Martin Altmeyer / Dick HowarD

 

Moral, Festigkeit, Stärke: Willens- gegen Urteilskraft

 

»Flip-Flop-Kerry« versus »a solid character«

 

 

Mit Dick Howard – er lehrt politische Philosophie an der State University of New York – sprach Martin Altmeyer über die zur Wahl stehenden Politikoptionen, Amerikas Spaltung, die Demokratie und die Paradoxien der Gleichheit.

 

Martin Altmeyer: Das liberale Amerika ist geschockt. Das alte Europa kann es nicht begreifen und lamentiert: Warum ist George W. Bush so populär geblieben? Warum hat die amerikanische Bevölkerung diesen Präsidenten nicht ausgewechselt? Eine Katastrophe – war dein erster spontaner Kommentar, Dick. Ich selbst war nicht überrascht, dass eine Nation, die sich bedroht fühlt, einen Präsidenten im Amt hält, der ihr Schutz und Sicherheit verspricht. Warum also darf ein Mann wie Bush als Führer der westlichen Welt im Amt bleiben?
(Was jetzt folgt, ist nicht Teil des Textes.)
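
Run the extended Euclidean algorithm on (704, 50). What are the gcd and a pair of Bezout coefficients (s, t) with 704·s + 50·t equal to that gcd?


Euclidean algorithm on (704, 50) — divide until remainder is 0:
  704 = 14 · 50 + 4
  50 = 12 · 4 + 2
  4 = 2 · 2 + 0
gcd(704, 50) = 2.
Track Bezout coefficients alongside the remainders: start with r₀ = 704 = a·1 + b·0 (s = 1, t = 0) and r₁ = 50 = a·0 + b·1 (s = 0, t = 1); each new remainder r_{k+1} = r_{k-1} − q_k·r_k inherits s_{k+1} = s_{k-1} − q_k·s_k, t_{k+1} = t_{k-1} − q_k·t_k, so r_k = a·s_k + b·t_k at every step:
  q = 14: r = 4, s = 1 − 14·0 = 1, t = 0 − 14·1 = -14  (check: 704·1 + 50·(-14) = 4)
  q = 12: r = 2, s = 0 − 12·1 = -12, t = 1 − 12·(-14) = 169  (check: 704·(-12) + 50·169 = 2)
The row with r = 2 (the gcd) gives the Bezout coefficients s = -12, t = 169.
Result: 704 · (-12) + 50 · (169) = 2.

gcd(704, 50) = 2; s = -12, t = 169 (check: 704·(-12) + 50·169 = 2).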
Dick Howard: Was Europäer und Kanadier an Bushs Wirkung nicht verstehen, kam in den Debatten mit Kerry heraus: eine Politik der Willenskraft gegen eine Politik der Urteilskraft. Und der Wille muss in einer solchen Situation eindeutig und fest sein – eine gespaltene Willenskraft kann nicht wollen, kann nicht standhalten. Das ist Bushs große Stärke, das macht seine Popularität aus: »a solid character«. Zähl’ noch dazu, dass er darauf besteht, dass – wie bei einem Football-Match – Amerika in der Offensive sein muss, nicht in der Defensive, dann erkennt man seine Anziehungskraft. Dasselbe gilt auch für das religiöse Moment …

 

Was meinst du mit einer »Politik der Willenskraft«, die du dem Präsidenten zuschreibst? Und was ist im Vergleich dazu eine »Politik der Urteilskraft«?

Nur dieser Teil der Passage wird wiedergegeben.